Nel primo ipotizza una Terra Gemella, identica alla nostra ma su un’altra galassia. In essa vi è un liquido trasparente, fresco e potabile in tutto simile alla nostra acqua ma che i nostri gemelli chiamano xyz e si rappresentano nella mente come xyz. Questo fa concludere a Putnam che il significato ‘acqua’ o ‘xyz’ non è nella mente (stati funzionali), ma nasce dalle interazioni con un mondo[1].

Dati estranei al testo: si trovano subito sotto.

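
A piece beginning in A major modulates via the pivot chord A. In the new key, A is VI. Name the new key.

C# minor

The numeral VI denotes a major triad on scale degree 6. With A on degree 6, the tonic of the new key is C#.
Degree 6 carries a major triad in minor keys, so the destination is C# minor.
Check: the diatonic triads of C# minor (natural minor) are C#m (i), D#dim (ii°), E (III), F#m (iv), G#m (v), A (VI), B (VII) — A is indeed VI.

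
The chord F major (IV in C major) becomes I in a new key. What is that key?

F major

The numeral I denotes a major triad on scale degree 1. With F on degree 1, the tonic of the new key is F.
Degree 1 carries a major triad in major keys, so the destination is F major.
Check: the diatonic triads of F major are F (I), Gm (ii), Am (iii), Bb (IV), C (V), Dm (vi), Edim (vii°) — F major is indeed I.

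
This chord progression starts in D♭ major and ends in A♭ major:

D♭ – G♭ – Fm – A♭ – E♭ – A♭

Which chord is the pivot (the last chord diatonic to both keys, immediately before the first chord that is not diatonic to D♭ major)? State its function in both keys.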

La seconda storiella ci offre una immagine piuttosto cruenta, da Dottor Frankenstein: un cervello privato del corpo e mantenuto in vita dentro una vasca di liquido fisiologico; è scollegato dal mondo e non può interagire con nessun ambiente. Supponiamo che riceva informazioni e stati mentali da un computer: per il cervello-in-vasca, conclude Putnam, le informazioni non saranno certo significati, ma più simili a allucinazioni, percezioni senza senso. Il cervello isolato non le capisce perché, mancando un contesto ambientale e culturale, le informazioni che riceve e gli stati cerebrali che suscitano non formano alcun significato coerente. Il mondo simulato del film The Matrix (una finzione elettronica somministrata a cervelli/corpi immobilizzati in uteri artificiali) per Putnam non potrebbe quindi esistere.

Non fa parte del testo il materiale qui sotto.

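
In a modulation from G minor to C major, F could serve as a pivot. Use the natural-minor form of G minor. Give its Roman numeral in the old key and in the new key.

VII in G minor; IV in C major

The scale of G minor (natural minor) is G A Bb C D Eb F; F is degree 7, and the triad built there (F-A-C) is major, so it is VII.
The scale of C major is C D E F G A B; F is degree 4, and the triad built there (F-A-C) is major, so it is IV.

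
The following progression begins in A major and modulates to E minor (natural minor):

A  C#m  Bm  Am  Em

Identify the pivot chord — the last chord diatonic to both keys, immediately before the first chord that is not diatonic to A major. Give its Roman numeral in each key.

Chords diatonic to A major: A, Bm, C#m, D, E, F#m, G#dim.
Reading the progression, the first chord not in that set is Am, so the modulation leaves A major there.
The chord immediately before Am is Bm, which is diatonic to both keys: ii in A major and v in E minor.

Bm — ii in A major, v in E minor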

Con questi ‘divorzi’ il filosofo americano si è portato decisamente su posizioni non riduzioniste della coscienza, ma con un approccio un poco diverso rispetto ai difensori dei qualia: il focus del suo lavoro si è concentrata sul problema del rapporto tra funzioni cognitive e significati. Per Putnam la coscienza non si può ridurre a funzioni logiche o neurali nella sua capacità più propria, che è la capacità di capire significati. Perché i significati non sono stati interni del cervello, innati e solitari, ma dipendono dalla rete di rapporti con il mondo, l’ambiente, la cultura. Per inciso, è interessante notare che anche Jerry Fodor, che è stato con Putnam tra i fondatori del funzionalismo, se ne è in un secondo tempo distaccato sostenendo la natura ‘olistica’ della mente cosciente e dichiarando fallito il programma di ridurla a moduli logici automatici e indipendenti gli uni dagli altri[2].

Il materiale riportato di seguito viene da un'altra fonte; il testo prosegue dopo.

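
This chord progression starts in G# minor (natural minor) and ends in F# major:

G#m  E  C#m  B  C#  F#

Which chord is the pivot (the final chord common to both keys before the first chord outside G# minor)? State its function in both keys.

Chords diatonic to G# minor: G#m, A#dim, B, C#m, D#m, E, F#.
Reading the progression, the first chord not in that set is C#, so the modulation leaves G# minor there.
The chord immediately before C# is B, which is diatonic to both keys: III in G# minor and IV in F# major.

B — III in G# minor, IV in F# major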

Putnam critica tutti i tentativi di ridurre i significati a stati logici, e la sua critica evidenzia l’importanza dei contesti, dell’uso, delle pratiche che donano significato al mondo. È possibile anche aggiungere, da parte nostra, una critica basata su un argomento autoreferenziale: il capire (coscienza) riduce tutti i significati a funzioni logiche, ma quel ‘ridurre’ è un significato; esso riduce tutti gli altri ma non riduce se stesso, in quanto atto originario e attuale che sempre si precede. Questo tipo di argomento, che qui solo accenniamo, non evidenzia l’importanza del contesto ma piuttosto quella dell’atto iniziale ed incancellabile che è l’esperienza cosciente – in questo caso ‘riduzionista’, ma anche ‘anti-riduzionista’.

Certamente nell’antiriduzionismo di Putnam si sente la mancanza dei qualia: questo ci spinge a chiederci se possiamo capire un significato senza prendere in considerazione i qualia fondamentali associati al momento in cui lo cogliamo. Esiste significato senza il sentire qualitativo?

 

Riferimenti bibliografici

[1] La posizione di Putnam è simile a quella di Wittgenstein, che diceva che il significato dipende dall’uso di una certa parola. Per sapere se il suo significato è corretto, dobbiamo verificarlo utilizzandola (cfr. Di Francesco M. (1996), Introduzione alla filosofia della mente, Nuova Italia Scientifica, Roma, p.141).
[2] Fodor J. (2001), La mente non funziona così: portata e limiti della psicologia computazionale, Laterza, Roma-Bari.